Many politicians feel that civil forfeiture is not a good way to prevent crime (which is what it’s supposed to do) and that it also infringes on people’s civil rights. Actually, most Republicans and Democrats agree that it’s not effective. Yet, Sessions announced this week that he plans on expanding the programs, without even addressing the abuses by law enforcement. Well, kind of. He said to a group of local prosecutors in Minneapolis on Monday:

“With care ─ we gotta be careful ─ and professionalism, we plan to develop policies to increase forfeitures. No criminal should be allowed to keep the proceeds of their illegal activity.”

But no one who has experience with these programs believes that forfeitures work. Even the previously mentioned Department of Justice report from March this year, completed by its own inspector general, concluded:

“When seizure and administrative forfeitures do not ultimately advance an investigation or prosecution, law enforcement creates the appearance, and risks the reality, that it is more interested in seizing and forfeiting cash than advancing an investigation or prosecution.”

Meanwhile, there have been reports of police departments using their “wish lists,” like if they want a a Keurig in the break room, when seizing assets. Really. Not all law enforcement officials are corrupt, but expanding forfeiture programs without addressing the abuses and problems with them is not a very good move.

Sessions’ decision to expand civil forfeiture is, however, in line with the Trump administration’s zero-tolerance take on crime.

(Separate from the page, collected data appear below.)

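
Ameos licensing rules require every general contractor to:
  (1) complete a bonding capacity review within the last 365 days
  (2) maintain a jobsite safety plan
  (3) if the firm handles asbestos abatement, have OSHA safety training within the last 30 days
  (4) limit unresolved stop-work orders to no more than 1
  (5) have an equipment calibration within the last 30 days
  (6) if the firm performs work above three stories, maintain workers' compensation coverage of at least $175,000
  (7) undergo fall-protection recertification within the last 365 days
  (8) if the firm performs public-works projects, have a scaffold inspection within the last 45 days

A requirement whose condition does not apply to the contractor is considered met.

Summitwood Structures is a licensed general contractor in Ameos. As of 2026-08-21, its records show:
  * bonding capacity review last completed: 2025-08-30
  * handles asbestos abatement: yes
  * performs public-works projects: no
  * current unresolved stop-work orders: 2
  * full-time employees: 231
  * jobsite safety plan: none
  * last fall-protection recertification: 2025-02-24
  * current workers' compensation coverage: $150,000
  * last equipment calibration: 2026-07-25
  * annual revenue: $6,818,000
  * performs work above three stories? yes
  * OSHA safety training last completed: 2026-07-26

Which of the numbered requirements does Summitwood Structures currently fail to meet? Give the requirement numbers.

1. bonding capacity review 356 days ago vs limit 365 → met
2. jobsite safety plan absent → not met
3. condition 'handles asbestos abatement' holds; OSHA safety training 26 days ago vs limit 30 → met
4. unresolved stop-work orders 2 > 1 → not met
5. equipment calibration 27 days ago vs limit 30 → met
6. condition 'performs work above three stories' holds; workers' compensation coverage $150,000 < $175,000 → not met
7. fall-protection recertification 543 days ago vs limit 365 → not met
8. condition 'performs public-works projects' does not hold → requirement n/a → met
Not met: 2, 4, 6, 7

2, 4, 6, 7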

Remember: Trump campaigned on closing borders to prevent so-called rapists and drug dealers from Mexico from entering the U.S. (even though that’s a very ill-informed breakdown of the populations that emigrate to America) and inciting fear about “carnage” in the streets of America’s “inner cities,” which, quite frankly, is dead wrong.

Politically, expanding civil forfeiture powers to law enforcement and hard-line prosecutors is a good way to go for Sessions and the Trump administration if they want to keep certain voters happy. But the forfeiture program hurts more Americans than it helps, and having an honest conversation about the legality and benefits of the procedure might be a better first step.